Jacinta y su hermana Flora han quedado está tarde para ir a la casa familiar; están en la etapa final, cerrar la casa definitivamente y entregar las llaves al casero.

Han quedado con unas monjas que recogerán todo aquello que ya nadie se quiso llevar.

Es una casa grande, han vivido allí desde que llegaron a Madrid, tiene una renta baja y el casero está deseando que quede vacía por que ahora es un sitio céntrico y bien comunicado.

Cuando llegaron era las afueras y acababan casi de inaugurar el estadio Bernabéu.

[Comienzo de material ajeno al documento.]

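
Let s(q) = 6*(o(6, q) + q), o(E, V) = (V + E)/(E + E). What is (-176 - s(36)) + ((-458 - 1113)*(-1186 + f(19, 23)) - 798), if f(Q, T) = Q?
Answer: 1832146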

Solo había un autobús que llegaba hasta cuatro caminos “el goloso” que iba siempre cargado de soldaditos y las ovejas atravesaban la castellana. Pero su madre no quería meterse en el ruido y las calles de Madrid; enfrente había un parque y un colegio para sus hermanos pequeños. Que trabajo le costó a aclimatarse a Madrid pero con el tiempo se manejaba estupendamente.

Era una casa grande donde vivían los once hijos, los padres y los abuelos maternos.

Todo tenía su espacio, todo su razón de ser. Pero llegó la hora de cerrar la casa, cada uno cogió lo que le gustaba, lo que le venía bien.

Ahora es una casa fantasma, la voz retumba en las paredes, ya no hay voces, risas ni llantos, las paredes con clavos y marcas de los cuadros, los suelos desnudos y muchos recuerdos en cada rincón y a Jacinta le paraliza, se angustia y trata de abrir la ventana donde se oye las risas de otros niños. Flora le riñe: date prisa no te quedes parada, ayúdame a recoger,

-¿Qué hacemos con esto?; ¡mira! la mesita de mamá, llévatela tú:

-No, no la quiero…Su mesita que estaba al lado de su butaca en la sala con una lamparita y ella guardaba su labor de ganchillo, sus gafas y el bolígrafo para hacer el crucigrama, no le podía faltar; ella no hace ganchillo ni crucigramas… Su hermana insiste:- Es de madera buena, le dice que no.

Sigue recogiendo, ¡que marcha tiene!, se mueve de aquí para allá y Jacinta le sigue, como una autómata, solo quiere terminar.

Tocan al timbre son las monjitas con el transportistas. Se saludan, se ponen contentas, hay colchones, banquetas, sillas sueltas, alguna lámpara, un perchero y cacharros; todo les parece bien, empiezan a empaquetar, dan las gracias continuamente y empiezan a bajar.

La portera protesta y no les deja usar el ascensor, ellas aceptan y bajan los ocho pisos cargadas con todas las cosas y ya por fin la casa queda vacía.

Su hermana le hace recorrer las habitaciones por si queda algo en su lugar; Jacinta, está como sonámbula, cierra las puertas sin mirar. Cierran una etapa de sus vidas que ya no volverá y recoge los buenos momentos que es lo que perdura.

Bajan en el ascensor, se despiden de la portera. Flora va por el coche.

La tarde está tristona o quizá es ella que está llena de melancolía. Se montan en el coche, ninguna de las dos hablan.

Al llegar al cruce ven la mesita tirada en la calle, que seguramente se cayó al arrancar o la mesita saltó tratando de volver a ocupar su lugar pero ya es tarde ya no hay marcha atrás.